Gore-Tex® is a synthetic microporous polymer, comprised of nodules interconnected by multidirectional minute fibers [44]. The Gore-Tex® is one of the most biologically and chemically inert materials [30, 44]. Surgeons use Gore-Tex® sheets of 0.3 mm, 0.7 mm, and 1.0 mm thick. A 0.3 mm sheet (Fig. 2A) is usually suitable for suspension surgery because it is less bulky and less stretchable [7]. Two comparative studies have shown that Gore-Tex® is the most effective material for frontalis suspension surgery (recurrence rate: 0-15%) (Table 3) [28, 34]. However, its porous nature may allow proliferation of bacterial contaminants and cause abscess formation, resulting in a high risk of soft tissue complications [34]. The micropores are too small to allow infiltration of fibrovascular tissues [44], thereby it can easily be removed or manipulated to adjust the eyelid height [44, 52]. The fibrovascular tissue is strong enough to maintain a sufficient upper eyelid height even after removal of the material [56].
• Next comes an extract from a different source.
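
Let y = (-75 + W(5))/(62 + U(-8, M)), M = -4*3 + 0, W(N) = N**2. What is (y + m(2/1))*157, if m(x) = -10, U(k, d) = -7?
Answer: -18840/11 ≈ -1712.7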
We presented an updated review on frontalis suspension surgery. Although autogenous fascia lata is still considered the material of choice for congenital ptosis repair, other sling materials can be also safely used. Familiarity with the advantages and disadvantages of each of these materials, as well as meticulous patient selection is the key to achieving a successful outcome with a low rate of complications.


The authors have no financial support and no financial interest related to this manuscript.